W-MCP7-1.267 Newspaper clippings about T.B. McQuesten.
Jan 1 1900
Hamilton, Ontario, has lost one of its most distinguished citizens in the death of Mr. Thomas Baker McQuesten. Though he was born in the town of Hespeler, he spent almost all his mature life in Hamilton. Much as that city owes to his vision and energy, however, his influence extended far beyond its boundaries, to touch in some ways the lives of almost every one in the Province.
After graduating from the University of Toronto and the Osgoode Hall Law School, he became a successful lawyer. His public career began in 1913, with election to the Hamilton City Council. From the first, he strove for the improvement of the amenities of the city, and today its fine parks, the Botanical Gardens, and many other features, remain as a memorial to his achievement. The scenic development of the Niagara Falls district is also owed largely to his initiative and continued interest.
In 1934, Mr. McQuesten entered the Provincial Legislature. A Liberal, he was immediately appointed to Premier Hepburn's Cabinet as Minister of Highways, and from his work evolved the great system of Provincial Highways on the scale they are today. His character and political ability gave him considerable influence, and he gained a wide public respect. Of attractive personality, he made many warm and lasing friendships. Active in church work, his life was a worthy example of his beliefs.
His fellow-citizens in this Province mourn the loss of an able and devoted public servant, a man of wide sympathies and broad idealism. The good work that he did will live for many years.
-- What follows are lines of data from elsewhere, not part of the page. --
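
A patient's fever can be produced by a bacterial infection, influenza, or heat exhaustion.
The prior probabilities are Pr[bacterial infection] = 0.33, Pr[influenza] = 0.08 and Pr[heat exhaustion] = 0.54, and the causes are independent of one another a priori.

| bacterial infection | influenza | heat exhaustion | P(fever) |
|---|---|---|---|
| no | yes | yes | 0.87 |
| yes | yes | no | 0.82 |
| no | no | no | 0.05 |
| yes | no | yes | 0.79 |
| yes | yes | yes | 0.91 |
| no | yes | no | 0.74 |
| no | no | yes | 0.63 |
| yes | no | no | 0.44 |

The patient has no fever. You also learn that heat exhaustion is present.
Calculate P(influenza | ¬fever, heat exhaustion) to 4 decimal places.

P(influenza | ¬fever, heat exhaustion) ≈ 0.0310

Weight on influenza=true, given the evidence: 0.006968 + 0.002376 = 0.009344
Normalizer over all consistent configurations: 0.37·0.67·0.92 + 0.13·0.67·0.08 + 0.21·0.33·0.92 + 0.09·0.33·0.08 = 0.301168
Posterior = 0.009344 / 0.301168 ≈ 0.0310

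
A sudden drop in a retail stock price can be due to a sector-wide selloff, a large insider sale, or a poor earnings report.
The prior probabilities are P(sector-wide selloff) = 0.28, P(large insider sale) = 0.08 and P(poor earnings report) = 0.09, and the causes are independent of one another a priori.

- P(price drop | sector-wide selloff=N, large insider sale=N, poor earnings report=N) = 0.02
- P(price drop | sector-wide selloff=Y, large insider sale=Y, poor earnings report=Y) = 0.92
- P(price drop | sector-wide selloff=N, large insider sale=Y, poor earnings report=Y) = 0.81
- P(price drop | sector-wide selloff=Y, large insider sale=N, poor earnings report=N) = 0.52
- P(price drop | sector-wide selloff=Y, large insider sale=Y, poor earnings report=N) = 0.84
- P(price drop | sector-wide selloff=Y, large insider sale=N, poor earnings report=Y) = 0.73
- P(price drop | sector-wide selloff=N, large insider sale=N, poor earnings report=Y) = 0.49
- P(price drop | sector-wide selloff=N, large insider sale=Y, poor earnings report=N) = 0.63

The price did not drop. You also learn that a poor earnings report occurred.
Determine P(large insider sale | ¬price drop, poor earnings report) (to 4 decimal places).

Numerator (weight on configurations with large insider sale): 0.010944 + 0.001792 = 0.012736
Denominator P(¬price drop | poor earnings report): 0.51·0.72·0.92 + 0.19·0.72·0.08 + 0.27·0.28·0.92 + 0.08·0.28·0.08 = 0.420112
P(large insider sale | ¬price drop, poor earnings report) = 0.012736/0.420112 ≈ 0.0303

P(large insider sale | ¬price drop, poor earnings report) ≈ 0.0303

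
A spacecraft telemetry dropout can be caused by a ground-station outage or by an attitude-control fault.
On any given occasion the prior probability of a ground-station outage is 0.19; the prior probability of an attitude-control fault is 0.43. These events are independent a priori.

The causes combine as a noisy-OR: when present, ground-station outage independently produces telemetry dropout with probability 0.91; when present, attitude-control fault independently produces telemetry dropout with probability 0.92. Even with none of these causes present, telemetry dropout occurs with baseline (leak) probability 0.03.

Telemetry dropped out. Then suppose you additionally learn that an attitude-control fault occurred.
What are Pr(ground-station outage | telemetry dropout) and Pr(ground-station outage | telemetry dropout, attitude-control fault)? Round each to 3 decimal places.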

This week came recognition of the outstanding public services of Thomas Baker McQuesten, K.C., B.A, LL.B., LL.D. When he was chosen for the gold medal award of the Advertising and Sales Club to the Citizen of the Year it was Mayor Sam Lawrence who aptly described the selection. Said His Worship, Mr. McQuesten is "the most outstanding citizen not only for 1947 but for many years in the history of the city."
Since this award was established the Ad Club has been careful to eliminate those nominees who have been identified prominently with political parties. Had this not been so there can be little doubt that Mr. McQuesten would have been recognized long ago as a pre-eminent candidate for this civic honour.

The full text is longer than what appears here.